О город Китеж, город Китеж,
бесстрашно вставший над водой!

Как и Ольгу Бергольц, Углич встречал летним тёплым дождём.
"Было очень тихо, только еле слышно шептал в листьях маленький светящийся дождик, и запах мокрой травы вливался в открытое окошко (гостиницы), и порой бесшумно падал на подоконник розовый лепесток герани."
Улицы к тому времени уже не были покрыты пушистой зелёной травкой, как во сне и в детстве у Ольги Бергольц, их заосфальтировали.
И мне он показался маленьким, как бы сошедшим к воде, "как бы осевшим в землю".
Углич и на самом деле уходит в землю, а частью ушёл в воду. "Ушёл в воду старый-старый Паисьевский монастырь, отражавший набеги ляхов в Смутное время, ушла в воду Спасская слобода, поредел древний бор на той стороне. А многие здания Углича, особенно старинные, уходят в землю: с возникновением водохранилища высоко поднялись в городе грунтовые воды, и грунт размягчился, стал иным, чем несколько столетий назад, когда воздвигались эти церкви, эти колокольни и монастыри, всё ещё сказочной красоты, кротко и непримиримо вздымающие над водой свои потемневшие главки".

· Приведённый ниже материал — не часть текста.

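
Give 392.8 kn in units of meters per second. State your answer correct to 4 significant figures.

1 kn = 0.514444 meters per second.
Then 392.8 × 0.514444 ≈ 202.1 m/s.

202.1 m/s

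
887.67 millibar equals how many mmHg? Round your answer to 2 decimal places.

665.81 mmHg

1 mbar = 0.750062 mmHg.
887.67 × 0.750062 ≈ 665.81 mmHg.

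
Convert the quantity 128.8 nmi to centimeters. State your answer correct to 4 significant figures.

2.385e+7 cm

1 nmi = 185200 cm.
Thus 128.8 × 185200 ≈ 2.385e+7 cm.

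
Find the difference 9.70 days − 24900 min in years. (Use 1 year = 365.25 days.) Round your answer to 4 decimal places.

9.70 d = 0.0265572 yr and 24900 min = 0.0473420 yr.
0.0265572 − 0.0473420 ≈ -0.0208 yr.

-0.0208 yr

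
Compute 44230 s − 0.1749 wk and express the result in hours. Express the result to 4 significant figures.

44230 s = 12.2861 h and 0.1749 wk = 29.3832 h.
12.2861 − 29.3832 ≈ -17.10 h.

-17.10 h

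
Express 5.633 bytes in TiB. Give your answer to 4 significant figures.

5.123e-12 tebibytes

1 B = 9.09495e-13 TiB.
Thus 5.633 × 9.09495e-13 ≈ 5.123e-12 TiB.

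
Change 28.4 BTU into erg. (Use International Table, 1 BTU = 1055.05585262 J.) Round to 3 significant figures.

3.00e+11 erg

1 British thermal unit = 1.05506e+10 erg.
Then 28.4 × 1.05506e+10 ≈ 3.00e+11 erg.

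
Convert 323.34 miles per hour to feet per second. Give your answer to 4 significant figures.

1 mph = 1.46667 ft/s.
Thus 323.34 × 1.46667 ≈ 474.2 ft/s.

474.2 feet per second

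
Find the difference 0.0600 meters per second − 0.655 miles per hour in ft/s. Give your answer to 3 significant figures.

0.0600 m/s = 0.196850 ft/s and 0.655 mph = 0.960667 ft/s.
0.196850 − 0.960667 ≈ -0.764 ft/s.

-0.764 ft/s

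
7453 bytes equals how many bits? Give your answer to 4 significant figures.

1 byte = 8.00000 bit.
Thus 7453 × 8.00000 ≈ 59620 bit.

59620 bits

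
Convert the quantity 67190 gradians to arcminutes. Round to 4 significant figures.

3.628e+6 arcminutes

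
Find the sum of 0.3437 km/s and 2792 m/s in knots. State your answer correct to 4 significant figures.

6095 kn

0.3437 km/s = 668.099 kn and 2792 m/s = 5427.21 kn.
668.099 + 5427.21 ≈ 6095 kn.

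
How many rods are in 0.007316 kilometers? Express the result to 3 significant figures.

1.45 rod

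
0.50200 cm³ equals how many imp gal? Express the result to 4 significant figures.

1 cubic centimeter = 0.000219969 imperial gallons.
So 0.50200 × 0.000219969 ≈ 0.0001104 imp gal.

0.0001104 imperial gallons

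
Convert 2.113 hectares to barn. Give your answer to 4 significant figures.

2.113 × 10^32 barn

1 ha = 1.00000 × 10^32 barns.
2.113 × 1.00000 × 10^32 ≈ 2.113 × 10^32 barn.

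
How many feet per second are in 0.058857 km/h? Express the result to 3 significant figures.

0.0536 ft/s

1 km/h = 0.911344 ft/s.
Then 0.058857 × 0.911344 ≈ 0.0536 ft/s.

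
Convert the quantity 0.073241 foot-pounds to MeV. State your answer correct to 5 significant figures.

6.1979e+11 MeV

1 foot-pound = 8.46235e+12 MeV.
0.073241 × 8.46235e+12 ≈ 6.1979e+11 MeV.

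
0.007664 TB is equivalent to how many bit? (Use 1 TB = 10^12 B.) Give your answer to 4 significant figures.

6.131 × 10^10 bit

1 TB = 8.00000 × 10^12 bit.
Then 0.007664 × 8.00000 × 10^12 ≈ 6.131 × 10^10 bit.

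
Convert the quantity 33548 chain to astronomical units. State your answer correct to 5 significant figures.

1 chain = 1.34473e-10 au.
So 33548 × 1.34473e-10 ≈ 4.5113e-6 au.

4.5113e-6 astronomical units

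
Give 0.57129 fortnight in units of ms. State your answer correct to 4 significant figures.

6.910e+8 ms

1 fortnight = 1.20960e+9 ms.
Then 0.57129 × 1.20960e+9 ≈ 6.910e+8 ms.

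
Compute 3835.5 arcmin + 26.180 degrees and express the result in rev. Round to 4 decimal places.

3835.5 arcmin = 0.177569 rev and 26.180 ° = 0.0727222 rev.
0.177569 + 0.0727222 ≈ 0.2503 rev.

0.2503 rev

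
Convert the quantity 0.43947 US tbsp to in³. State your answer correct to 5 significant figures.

1 US tablespoon = 0.902344 in³.
So 0.43947 × 0.902344 ≈ 0.39655 in³.

0.39655 cubic inches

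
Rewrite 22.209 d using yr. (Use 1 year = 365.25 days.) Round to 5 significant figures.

0.060805 years

1 day = 0.00273785 yr.
So 22.209 × 0.00273785 ≈ 0.060805 yr.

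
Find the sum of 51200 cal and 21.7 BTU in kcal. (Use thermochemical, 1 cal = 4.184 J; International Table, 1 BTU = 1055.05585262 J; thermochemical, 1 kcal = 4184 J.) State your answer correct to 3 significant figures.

56.7 kcal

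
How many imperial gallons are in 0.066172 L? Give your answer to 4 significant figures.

0.01456 imperial gallons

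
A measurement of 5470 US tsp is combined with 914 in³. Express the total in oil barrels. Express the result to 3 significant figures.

0.264 bbl

5470 US tsp = 0.169581 bbl and 914 in³ = 0.0942074 bbl.
0.169581 + 0.0942074 ≈ 0.264 bbl.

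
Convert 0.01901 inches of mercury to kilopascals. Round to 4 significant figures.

1 inch of mercury = 3.38639 kPa.
So 0.01901 × 3.38639 ≈ 0.06438 kPa.

0.06438 kPa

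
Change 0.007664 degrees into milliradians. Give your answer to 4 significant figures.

0.1338 mrad

1 ° = 17.4533 milliradians.
0.007664 × 17.4533 ≈ 0.1338 mrad.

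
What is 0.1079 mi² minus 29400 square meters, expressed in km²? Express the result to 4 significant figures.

0.2501 km²

0.1079 mi² = 0.279460 km² and 29400 m² = 0.0294000 km².
0.279460 − 0.0294000 ≈ 0.2501 km².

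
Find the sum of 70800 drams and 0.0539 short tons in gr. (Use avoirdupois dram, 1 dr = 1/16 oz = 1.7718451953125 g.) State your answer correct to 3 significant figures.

70800 dr = 1.93594e+6 gr and 0.0539 short ton = 754600 gr.
1.93594e+6 + 754600 ≈ 2.69e+6 gr.

2.69e+6 grains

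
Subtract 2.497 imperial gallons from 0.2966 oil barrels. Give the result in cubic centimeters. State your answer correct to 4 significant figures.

35800 cm³

0.2966 bbl = 47155.6 cm³ and 2.497 imp gal = 11351.6 cm³.
47155.6 − 11351.6 ≈ 35800 cm³.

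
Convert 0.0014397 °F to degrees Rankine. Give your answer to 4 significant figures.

°R = °F + 459.67.
Applying the formula gives 459.7 °R.

459.7 degrees Rankine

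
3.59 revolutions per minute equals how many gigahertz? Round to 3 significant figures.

1 rpm = 1.66667e-11 GHz.
Then 3.59 × 1.66667e-11 ≈ 5.98e-11 GHz.

5.98e-11 gigahertz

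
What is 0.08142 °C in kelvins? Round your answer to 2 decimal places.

273.23 kelvins

K = °C + 273.15.
Applying the formula gives 273.23 K.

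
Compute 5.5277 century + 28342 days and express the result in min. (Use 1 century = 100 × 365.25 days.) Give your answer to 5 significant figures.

5.5277 century = 2.90735 × 10^8 min and 28342 d = 4.08125 × 10^7 min.
2.90735 × 10^8 + 4.08125 × 10^7 ≈ 3.3155 × 10^8 min.

3.3155 × 10^8 min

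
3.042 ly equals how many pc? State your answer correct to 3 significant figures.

1 ly = 0.306601 pc.
Then 3.042 × 0.306601 ≈ 0.933 pc.

0.933 parsecs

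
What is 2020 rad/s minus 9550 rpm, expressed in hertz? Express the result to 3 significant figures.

162 Hz

2020 rad/s = 321.493 Hz and 9550 rpm = 159.167 Hz.
321.493 − 159.167 ≈ 162 Hz.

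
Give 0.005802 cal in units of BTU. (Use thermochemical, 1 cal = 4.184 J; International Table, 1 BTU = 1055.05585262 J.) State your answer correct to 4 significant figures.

1 calorie = 0.00396567 British thermal units.
0.005802 × 0.00396567 ≈ 2.301 × 10^-5 BTU.

2.301 × 10^-5 British thermal units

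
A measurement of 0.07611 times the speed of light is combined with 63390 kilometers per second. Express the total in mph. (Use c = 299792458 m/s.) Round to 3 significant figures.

0.07611 c = 5.10406e+7 mph and 63390 km/s = 1.41799e+8 mph.
5.10406e+7 + 1.41799e+8 ≈ 1.93e+8 mph.

1.93e+8 mph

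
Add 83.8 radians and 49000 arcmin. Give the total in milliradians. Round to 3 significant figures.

98100 mrad

83.8 rad = 83800.0 mrad and 49000 arcmin = 14253.5 mrad.
83800.0 + 14253.5 ≈ 98100 mrad.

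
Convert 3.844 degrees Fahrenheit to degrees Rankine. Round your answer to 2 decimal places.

°R = °F + 459.67.
Applying the formula gives 463.51 °R.

463.51 °R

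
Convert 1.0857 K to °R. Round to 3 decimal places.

°R = K × 9/5.
Applying the formula gives 1.954 °R.

1.954 degrees Rankine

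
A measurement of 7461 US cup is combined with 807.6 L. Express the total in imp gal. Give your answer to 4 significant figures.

7461 US cup = 388.286 imp gal and 807.6 L = 177.647 imp gal.
388.286 + 177.647 ≈ 565.9 imp gal.

565.9 imp gal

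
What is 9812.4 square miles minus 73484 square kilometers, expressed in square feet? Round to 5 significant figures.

9812.4 mi² = 2.73554 × 10^11 ft² and 73484 km² = 7.90975 × 10^11 ft².
2.73554 × 10^11 − 7.90975 × 10^11 ≈ -5.1742 × 10^11 ft².

-5.1742 × 10^11 ft²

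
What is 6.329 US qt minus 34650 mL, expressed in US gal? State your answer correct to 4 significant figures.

-7.571 US gallons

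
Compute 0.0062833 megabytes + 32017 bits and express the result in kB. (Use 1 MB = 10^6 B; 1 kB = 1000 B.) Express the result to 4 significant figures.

0.0062833 MB = 6.283300 kB and 32017 bit = 4.002125 kB.
6.283300 + 4.002125 ≈ 10.29 kB.

10.29 kilobytes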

Воспоминания Ольги Бергольц написаны чудесным, светлым поэтическим языком. Очень советую их раздобыть и неторопясь почитать, ведь я здесь ограничилась лишь небольшими отрывками.

* Этот дом прозвали «Слезой социализма», потому как он часто протекал как изнутри, так и снаружи. После войны в нём был сделан капитальный ремонт, теперь изоляция стен избавила соседей от невольной прослушки, но внутренние потопы уже по другой причине продолжаются.